From 8da6f1326737e9b2d984ff736b7e2bc34b0cea58 Mon Sep 17 00:00:00 2001
From: Aleksandros Sobczyk <6952514+asobczyk@users.noreply.github.com>
Date: Thu, 2 Apr 2026 14:09:37 +0000
Subject: [PATCH 14/14] Add description for BSND

---
 examples/jit_cpp/fast_inverse/README.md | 15 +++++++++++++--
 1 file changed, 13 insertions(+), 2 deletions(-)

diff --git a/examples/jit_cpp/fast_inverse/README.md b/examples/jit_cpp/fast_inverse/README.md
index 41aeff5a..07621c5e 100644
--- a/examples/jit_cpp/fast_inverse/README.md
+++ b/examples/jit_cpp/fast_inverse/README.md
@@ -63,10 +63,21 @@ That script:
 
 ### Layout conventions
 
+In general, the input to the `fast_inverse` kernels is a set of `D × D` sized triangular matrices.
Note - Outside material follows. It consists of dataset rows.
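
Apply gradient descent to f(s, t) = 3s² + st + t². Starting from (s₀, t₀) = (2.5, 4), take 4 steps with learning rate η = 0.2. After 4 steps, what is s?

-0.1216

∇f = (6s + t, s + 2t)
Step 1: at (2.5, 4), ∇f = (19, 10.5) → (2.5, 4) − 0.2·(19, 10.5) = (-1.3, 1.9)
Step 2: at (-1.3, 1.9), ∇f = (-5.9, 2.5) → (-1.3, 1.9) − 0.2·(-5.9, 2.5) = (-0.12, 1.4)
Step 3: at (-0.12, 1.4), ∇f = (0.68, 2.68) → (-0.12, 1.4) − 0.2·(0.68, 2.68) = (-0.256, 0.864)
Step 4: at (-0.256, 0.864), ∇f = (-0.672, 1.472) → (-0.256, 0.864) − 0.2·(-0.672, 1.472) = (-0.1216, 0.5696)
s = -0.1216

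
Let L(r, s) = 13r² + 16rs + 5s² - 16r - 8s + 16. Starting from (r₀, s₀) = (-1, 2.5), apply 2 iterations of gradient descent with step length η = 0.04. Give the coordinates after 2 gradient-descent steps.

(-0.8976, 2.3848)

∇L = (26r + 16s - 16, 16r + 10s - 8)
(r₁, s₁) = (-1, 2.5) − 0.04·(-2, 1) = (-0.92, 2.46)
(r₂, s₂) = (-0.92, 2.46) − 0.04·(-0.56, 1.88) = (-0.8976, 2.3848)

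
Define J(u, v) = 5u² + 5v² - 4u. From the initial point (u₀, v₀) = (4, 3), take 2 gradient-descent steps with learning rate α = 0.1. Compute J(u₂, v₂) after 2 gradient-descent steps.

-0.8

∇J = (10u - 4, 10v)
Step 1: at (4, 3), ∇J = (36, 30) → (4, 3) − 0.1·(36, 30) = (0.4, 0)
Step 2: at (0.4, 0), ∇J = (0, 0) → (0.4, 0) − 0.1·(0, 0) = (0.4, 0)
J(0.4, 0) = -0.8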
Depending on how these matrices are stored in memory, we might have `contiguous` layout, or the so-called `BSND` layout. The main input is a batch of sequences, and each sequence is then split in "chunks" of length `chunk_size`. This `chunk_size` is the same as the matrix size `D`.
+
+Both layouts depend on the following parameters:
+- The parameter `B` denotes the batch-size (or batch-dimension). This is always the first dimension of the input tensor.
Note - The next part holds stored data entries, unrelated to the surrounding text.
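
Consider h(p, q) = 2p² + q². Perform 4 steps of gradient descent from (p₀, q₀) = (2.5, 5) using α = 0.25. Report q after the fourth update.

0.3125

∇h = (4p, 2q)
Step 1: at (2.5, 5), ∇h = (10, 10) → (2.5, 5) − 0.25·(10, 10) = (0, 2.5)
Step 2: at (0, 2.5), ∇h = (0, 5) → (0, 2.5) − 0.25·(0, 5) = (0, 1.25)
Step 3: at (0, 1.25), ∇h = (0, 2.5) → (0, 1.25) − 0.25·(0, 2.5) = (0, 0.625)
Step 4: at (0, 0.625), ∇h = (0, 1.25) → (0, 0.625) − 0.25·(0, 1.25) = (0, 0.3125)
q = 0.3125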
+- The parameter `N` or `H` (used interchangeably) is the number of heads.
+- `D` is equal to the `chunk_size`.
+- `S` is the total sum of all sequence lengths combined.
+`BSND` can be thought of as the "raw" input tensor. The `contiguous` layout can be obtained, for example, by transposing the `N` and `S` dimensions, and by "chunking" the `S` dimension to chunks of size `S`. The final tensor will be transformed from shape `(B,S,N,D)` to `->(B,N,S/D,D)`, where we assumed that `D` divides `S` for simplicity.
+
+The actual kernel can verify if the input is in `BSND` layout or in `contiguous` layout by specifying the input argument `num_bsnd_heads`. If it is equal to zero, then the format is assumed to be `contiguous`
+
 | `num_bsnd_heads` | Memory layout |
 |-----------------|---------------|
-| `0` (default) | Each matrix stored consecutively in row-major order (`B × … × N × D × D`) |
-| `> 0` | BSND layout: `(B, S, N, D)` where S is chunked into tiles of size D and N heads are interleaved |
+| `0` (default) | Each matrix stored consecutively in row-major order (`B × … × D × D`) |
+| `> 0` | BSND layout: `(B, S, N, D)` where `S` is chunked into tiles of size D and N heads are interleaved |
 
 ### Varlen BSND mode